Предмет исследований наук об отцах Церкви с течением времени менялся. До второй половины XVIII века историки церковной литературы преимущественно создавали обзоры истории христианско-богословской литературы до времени автора, в которых, в силу того, что в обзор включались и писания Ветхого и Нового заветов, отцы Церкви занимали скромное место. Однако постепенно, кроме историко-догматических, внимание исследователей стали привлекать вопросы исторического характера — получение точных сведений о жизни и сочинениях церковных писателей, в особенности тех, на которых ссылалась Церковь в подтверждение своего догматического учения. В XVII веке появилось разделение изучения догматико-исторических сведений и биографическо-литературно-исторических, и патрология как историческая дисциплина чётко отличалась от патристики как дисциплины систематической. Термин «патрология» был впервые употреблён И. Герхардом, чей труд «Патрология, или произведение о жизни и трудах учителей древнехристианской Церкви» (лат. Patrologia sive de primitivae ecclesiae Christianae doctorum vita ac lucubrationius) вышел в 1653 году[47].

В новейшее время

С конца XVIII века сложившееся разделение наук о церковных писателях изменилось. В это время в протестантской богословской литературе патристика в указанном выше смысле прекращает своё существование и весь свой материал передаёт новой дисциплине, получившей название «истории догматов», которая должна была исследовать и описать исторический ход раскрытия учения веры от периода апостолов[48]. Биографический и библиографический аппарат патрологии некоторое время ещё использовался, но в XIX веке также исчез из протестантской богословской литературы. Последовавшая дискуссия привела к выводу, что на её месте должна быть дисциплина «история древнехристианской литературы», задача которой состоит в изучении всей литературы христианской древности, оценив её с историко-литературной точки зрения, устранив из рассмотрения вопрос о её богословском и церковном значении. Патристика в прежнем смысле была признана вообще невозможной в силу того, что разногласия между отцами гораздо более многочисленные, чем случаи их согласия, в связи с чем научным образом получить гармоническое «богословие отцов» невозможно[49].

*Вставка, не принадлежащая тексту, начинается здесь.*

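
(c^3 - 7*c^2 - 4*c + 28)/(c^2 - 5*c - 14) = c - 2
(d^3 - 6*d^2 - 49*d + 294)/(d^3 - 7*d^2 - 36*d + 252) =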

Иначе дело обстояло в римско-католическом богословии, в котором во второй половине XVIII века сформировалась дисциплина, соединившая в себе составные части прежней патристики и патрологии, прибавив третий элемент — руководство к правильному пользованию святоотеческими творениями и наставление о цели их изучения. Новая наука также была названа патрологией, и в этом широком смысле наименование сохранялось в XIX веке. Начиная со второй половины XIX века некоторые римско-католические патрологи стали вводить двойное наименование курсов: «патрология и патристика» (Й. Ниршль[en] и др.). После этого со стороны католического богословия также появились возражения против патристики и склонность замены названия патрологии протестантским «история древнецерковной литературы» (нем. altkirchliche Literaturgeschichte)[50]. Существенное влияние на развитие патрологии XX века оказали курсы О. Барденхевера[en] и А. Гарнака[49][51].

Первым русским патрологическим курсом было появившееся в 1859 году сочинение архиепископа Филарета (Гумилевского) «Историческое учение об отцах Церкви». В нём автор, помимо традиционного для западных исследователей материала, включил в число рассматриваемых писателей и славянских просветителей Кирилла и Мефодия, русских святителей Илариона Киевского и Кирилла Туровского. Среди многочисленных изданных в Российской империи курсов и пособий наиболее полны лекции Н. И. Сагарды и С. Л. Епифановича. После Революции в эмиграции свои курсы по патрологии составили Л. П. Карсавин, Г. В. Флоровский, архимандрит Киприан (Керн), протоиерей И. Ф. Мейендорф[52].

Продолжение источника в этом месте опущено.